Il Re delle ombre pesca abbondantemente da Highway 61: una meravigliosa e sofferta Queen Jane Approximately, una ballata tex – mex come Just like Tom Thumb’s Blues, una rallentata e minimale Tombstone Blues, spettrale e spoken word, come se provenisse, come da titolo, dal profondo di una tomba, e da Blonde on Blonde, una magnifica e rockabilly Most likely you go your way e un blues sofferto come Pledging my time.
E se l’apertura è dedicata a una folkeggiante e intensa When I paint my masterpiece, c’è posto ancora per il rockabilly pre rock n roll di To be alone with you completamente riscritta nel testo (“Did I kill somebody? Did I escape the law?”) e una oscura e sulfurea The wicked messenger.
Mentre il countdown procedeva spedito in attesa dell’inizio del concerto, con una chat dove appariva gente da ogni angolo del mondo, dall’Uruguay al Sud Africa, dalla Cina alla California, si sentiva la stessa attesa che si prova prima di un concerto anche se eravamo tutti bloccati a casa. Solo questo è valso il prezzo di ingresso in questo juke joint che nel tipico spirito iconoclasta e spiazzante di Dylan nei titoli di coda viene definito The Bon Bon Club di Marsiglia (!). Le canzoni sono state eseguite in maniera spettacolare, poco importa fossero state incise in studio e replicate fingendo di suonare dal vivo, l’effetto è stato riuscitissimo, restaurate e rivitalizzate con un Dylan al top del suo gioco. Ogni parola suonava vera. Il tempismo era perfetto così il fraseggio. Nudo e armato con e senza chitarra, con e senza armonica. Passione.
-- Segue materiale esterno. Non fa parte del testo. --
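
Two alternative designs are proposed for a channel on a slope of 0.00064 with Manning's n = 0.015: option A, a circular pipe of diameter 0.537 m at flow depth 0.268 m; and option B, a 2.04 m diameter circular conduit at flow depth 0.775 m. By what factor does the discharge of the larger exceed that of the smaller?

21.6

Channel A: For a circular section of diameter D = 0.537 m at depth y = 0.268 m, the central angle is θ = 2 arccos(1 − 2y/D) = 3.138 rad. Then A = (D²/8)(θ − sin θ) = 0.113 m² and P = Dθ/2 = 0.8425 m. Hydraulic radius R = A/P = 0.113/0.8425 = 0.1341 m. Q_A = (1/0.015)·0.113·0.1341^(2/3)·√0.00064 = 0.04992 m³/s.
Channel B: For a circular section of diameter D = 2.04 m at depth y = 0.775 m, the central angle is θ = 2 arccos(1 − 2y/D) = 2.656 rad. Then A = (D²/8)(θ − sin θ) = 1.139 m² and P = Dθ/2 = 2.71 m. Hydraulic radius R = A/P = 1.139/2.71 = 0.4205 m. Q_B = (1/0.015)·1.139·0.4205^(2/3)·√0.00064 = 1.078 m³/s.
The larger discharge is 1.078 m³/s and the smaller is 0.04992 m³/s; the ratio is 21.6.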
Dylan è ancora impegnato a nascere. Brucia ancora. Keeping on keeping on.
Ci sono così pochi filmati di performance di alta qualità degli ultimi decenni e questo lo è sicuramente, grazie alla bravissima regista israeliana Alma Har’el che a un certo punto piazza due donne, una di colore e una massiccia e grassottella, niente sex symbol, ma gente autentica, a fianco dell’artista, immobili a fissare in telecamera, due fantasmi giunti chissà da dove, con una di loro che gli spolvera la giacca mentre canta. Shadow Kingdom è un momento inestimabile di un artista vitale a 80 anni come quando ne aveva 20. Le canzoni, ridotte musicalmente al minimo, diventano ancora più forti.
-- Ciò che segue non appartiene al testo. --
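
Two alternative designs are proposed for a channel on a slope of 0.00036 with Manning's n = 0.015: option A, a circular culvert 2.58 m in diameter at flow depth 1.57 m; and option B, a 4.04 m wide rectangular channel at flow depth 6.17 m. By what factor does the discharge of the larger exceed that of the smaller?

12.3

Channel A: For a circular section of diameter D = 2.58 m at depth y = 1.57 m, the central angle is θ = 2 arccos(1 − 2y/D) = 3.579 rad. Then A = (D²/8)(θ − sin θ) = 3.331 m² and P = Dθ/2 = 4.617 m. Hydraulic radius R = A/P = 3.331/4.617 = 0.7214 m. Q_A = (1/0.015)·3.331·0.7214^(2/3)·√0.00036 = 3.389 m³/s.
Channel B: Flow area A = b·y = 4.04 × 6.17 = 24.93 m². Wetted perimeter P = b + 2y = 4.04 + 2×6.17 = 16.38 m. Hydraulic radius R = A/P = 24.93/16.38 = 1.522 m. Q_B = (1/0.015)·24.93·1.522^(2/3)·√0.00036 = 41.72 m³/s.
The larger discharge is 41.72 m³/s and the smaller is 3.389 m³/s; the ratio is 12.3.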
Is it all over now, baby blue? Nessuno lo sa. Era la canzone che chiuse la contestata performance a Newport 65, l’addio al mondo del folk per lanciarsi sulla pista del rock’n’roll. Il mistero, qua nel Regno delle ombre, permane e ci pone domande. NOn possiamo neanche immaginare un mondo senza Bob Dylan. Il juke joint dei fantasmi sta per chiudere, le ombre tornano a riposare. Fino a quando saranno chiamate fuori un’altra volta, nei nostri sogni e nei nostri incubi. Perché lui ci ha segnati per sempre.